Well, that's your opinion. But consider,
1) Imagine if FSO executables themselves would be contained within an installer and instead of statically linked dependencies, these dependencies would instead be external files in various directories. Likewise the launcher should be contained within a single executable you can simply download and place in the FSO directory. In addition the executables can share any external dependencies such as OpenAL32.dll without any fuss. Which incidentally the old Launcher 5.5g does. Also a matter of consistency, why should install procedure of the launcher differ from install procedures of FSO executables? The old launcher's didn't.
2) Admin or root permissions should not be required at any time. The last two obstacles are installation of retail FS2 and use of registry. The latter will be gone soon and the first one could be bypassed by extracting data without launching actual retail FS2 or GoG installer. This approach can be used cross-platform for both retail FS2 discs as well as GoG.com installer and Hellzed has already made this
possible, all it needs is a solution that works on retail FS2 discs, linux, os x and windows alike.
3) Operating system does have per-user profiles and they can obviously store application per-user settings should this approach be desirable to follow in FSO and launcher.

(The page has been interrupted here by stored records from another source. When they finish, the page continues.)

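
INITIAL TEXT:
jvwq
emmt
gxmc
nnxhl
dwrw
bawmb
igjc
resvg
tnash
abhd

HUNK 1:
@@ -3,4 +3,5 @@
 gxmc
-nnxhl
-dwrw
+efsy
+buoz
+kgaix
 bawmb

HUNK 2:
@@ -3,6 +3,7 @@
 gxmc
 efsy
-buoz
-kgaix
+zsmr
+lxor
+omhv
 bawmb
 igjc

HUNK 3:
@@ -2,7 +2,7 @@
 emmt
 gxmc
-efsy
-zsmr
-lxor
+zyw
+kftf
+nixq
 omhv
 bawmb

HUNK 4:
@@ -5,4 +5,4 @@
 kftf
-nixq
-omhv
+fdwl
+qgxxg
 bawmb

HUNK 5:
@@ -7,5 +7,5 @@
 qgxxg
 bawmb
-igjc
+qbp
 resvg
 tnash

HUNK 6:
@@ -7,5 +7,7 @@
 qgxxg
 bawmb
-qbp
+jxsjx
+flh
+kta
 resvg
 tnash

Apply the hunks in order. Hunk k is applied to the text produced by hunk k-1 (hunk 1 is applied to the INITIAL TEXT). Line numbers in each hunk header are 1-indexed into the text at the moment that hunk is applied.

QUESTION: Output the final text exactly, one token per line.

Hunk 1: at line 3 remove [nnxhl,dwrw] add [efsy,buoz,kgaix] -> 11 lines: jvwq emmt gxmc efsy buoz kgaix bawmb igjc resvg tnash abhd
Hunk 2: at line 3 remove [buoz,kgaix] add [zsmr,lxor,omhv] -> 12 lines: jvwq emmt gxmc efsy zsmr lxor omhv bawmb igjc resvg tnash abhd
Hunk 3: at line 2 remove [efsy,zsmr,lxor] add [zyw,kftf,nixq] -> 12 lines: jvwq emmt gxmc zyw kftf nixq omhv bawmb igjc resvg tnash abhd
Hunk 4: at line 5 remove [nixq,omhv] add [fdwl,qgxxg] -> 12 lines: jvwq emmt gxmc zyw kftf fdwl qgxxg bawmb igjc resvg tnash abhd
Hunk 5: at line 7 remove [igjc] add [qbp] -> 12 lines: jvwq emmt gxmc zyw kftf fdwl qgxxg bawmb qbp resvg tnash abhd
Hunk 6: at line 7 remove [qbp] add [jxsjx,flh,kta] -> 14 lines: jvwq emmt gxmc zyw kftf fdwl qgxxg bawmb jxsjx flh kta resvg tnash abhd

Answer: jvwq
emmt
gxmc
zyw
kftf
fdwl
qgxxg
bawmb
jxsjx
flh
kta
resvg
tnash
abhd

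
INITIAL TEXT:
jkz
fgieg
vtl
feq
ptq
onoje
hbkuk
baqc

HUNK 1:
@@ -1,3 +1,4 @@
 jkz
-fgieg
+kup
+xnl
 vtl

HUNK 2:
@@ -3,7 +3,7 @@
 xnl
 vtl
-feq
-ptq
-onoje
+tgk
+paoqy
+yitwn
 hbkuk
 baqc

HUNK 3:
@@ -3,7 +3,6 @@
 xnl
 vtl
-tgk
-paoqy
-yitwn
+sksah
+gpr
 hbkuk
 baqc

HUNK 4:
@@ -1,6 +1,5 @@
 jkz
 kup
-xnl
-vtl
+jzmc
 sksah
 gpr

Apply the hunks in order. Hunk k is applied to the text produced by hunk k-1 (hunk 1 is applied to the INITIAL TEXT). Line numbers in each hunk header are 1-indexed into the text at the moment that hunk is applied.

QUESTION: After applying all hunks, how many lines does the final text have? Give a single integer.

Hunk 1: at line 1 remove [fgieg] add [kup,xnl] -> 9 lines: jkz kup xnl vtl feq ptq onoje hbkuk baqc
Hunk 2: at line 3 remove [feq,ptq,onoje] add [tgk,paoqy,yitwn] -> 9 lines: jkz kup xnl vtl tgk paoqy yitwn hbkuk baqc
Hunk 3: at line 3 remove [tgk,paoqy,yitwn] add [sksah,gpr] -> 8 lines: jkz kup xnl vtl sksah gpr hbkuk baqc
Hunk 4: at line 1 remove [xnl,vtl] add [jzmc] -> 7 lines: jkz kup jzmc sksah gpr hbkuk baqc
Final line count: 7

Answer: 7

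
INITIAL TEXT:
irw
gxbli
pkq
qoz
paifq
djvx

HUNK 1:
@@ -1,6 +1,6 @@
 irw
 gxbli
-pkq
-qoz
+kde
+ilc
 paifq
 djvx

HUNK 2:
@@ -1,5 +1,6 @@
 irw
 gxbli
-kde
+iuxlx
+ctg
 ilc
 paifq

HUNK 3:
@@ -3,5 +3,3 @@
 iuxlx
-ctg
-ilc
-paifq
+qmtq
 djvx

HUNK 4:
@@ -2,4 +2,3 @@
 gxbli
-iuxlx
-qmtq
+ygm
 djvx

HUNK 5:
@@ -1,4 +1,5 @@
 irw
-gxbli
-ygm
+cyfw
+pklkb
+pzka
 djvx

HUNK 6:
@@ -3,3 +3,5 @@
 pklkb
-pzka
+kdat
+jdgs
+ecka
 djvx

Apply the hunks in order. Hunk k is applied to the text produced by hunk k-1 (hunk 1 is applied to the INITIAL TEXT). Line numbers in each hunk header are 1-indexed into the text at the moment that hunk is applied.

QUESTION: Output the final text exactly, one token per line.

Hunk 1: at line 1 remove [pkq,qoz] add [kde,ilc] -> 6 lines: irw gxbli kde ilc paifq djvx
Hunk 2: at line 1 remove [kde] add [iuxlx,ctg] -> 7 lines: irw gxbli iuxlx ctg ilc paifq djvx
Hunk 3: at line 3 remove [ctg,ilc,paifq] add [qmtq] -> 5 lines: irw gxbli iuxlx qmtq djvx
Hunk 4: at line 2 remove [iuxlx,qmtq] add [ygm] -> 4 lines: irw gxbli ygm djvx
Hunk 5: at line 1 remove [gxbli,ygm] add [cyfw,pklkb,pzka] -> 5 lines: irw cyfw pklkb pzka djvx
Hunk 6: at line 3 remove [pzka] add [kdat,jdgs,ecka] -> 7 lines: irw cyfw pklkb kdat jdgs ecka djvx

Answer: irw
cyfw
pklkb
kdat
jdgs
ecka
djvx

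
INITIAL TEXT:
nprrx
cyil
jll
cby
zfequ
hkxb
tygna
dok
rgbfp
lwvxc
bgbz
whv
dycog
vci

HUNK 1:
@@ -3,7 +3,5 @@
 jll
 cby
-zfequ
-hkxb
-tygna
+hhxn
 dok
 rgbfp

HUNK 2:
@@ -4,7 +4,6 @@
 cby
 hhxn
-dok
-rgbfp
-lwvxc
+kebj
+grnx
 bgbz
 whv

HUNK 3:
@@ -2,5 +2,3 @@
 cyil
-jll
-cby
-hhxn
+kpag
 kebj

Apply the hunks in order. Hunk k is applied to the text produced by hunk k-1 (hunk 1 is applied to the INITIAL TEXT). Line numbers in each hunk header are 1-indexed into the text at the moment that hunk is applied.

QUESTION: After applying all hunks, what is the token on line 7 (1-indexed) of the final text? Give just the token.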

Regardless, it should be optionally possible to keep all user data strictly in FSO directory. For one this allows you to copy the FSO directory whenever and wherever you please without having to re-install anything or worry about user data, launcher profiles and whatever else, secondly this allows you to keep local FSO directory in sync between multiple computers, while including per-user data. Or store FSO dir permanently on network drive, including per-user data. None of these scenarios fully work out because of wxLauncher.
4) Launcher does not need its own installer in any use-case I can imagine. All it does is store a profile(s) containing flags used to launch FSO and hardware setup. In typical FSO scenario the singe-executable launcher would be downloaded either by user or installer into the FSO directory. The installer can even create shortcuts to it if desired. In typical total conversion scenario (like Diaspora), they may either use FSO installer (after (or if) support for total conversions have been implemented) or use their own installer, again placing the single-executable into FSO directory and creating shortcuts if desired. There is NO NEED for launcher to span multiple files and directories or exist outside of FSO directory.
5) Assuming you had two launchers which were on-par feature wise but with one difference. One uses an UAC prompting installer that by default installs to Program Files instead of FSO directory and stores settings in user profile. The other is single executable you can drop into FSO directory and stores settings in FSO directory. Which one would you use?
Obviously you can install wxLauncher into FSO directory into its own directory, but that still doesn't get rid of the UAC install prompt nor storing data in user profile. I actually do install wxLauncher into FSO directory and then create a directory symlink from my AppData\Roaming\wxlauncher to my FreeSpace2\wxLauncher\data directory. It's still something I find annoying and I'd rather not bother with, especially since the old launcher did exactly that and nothing more or less.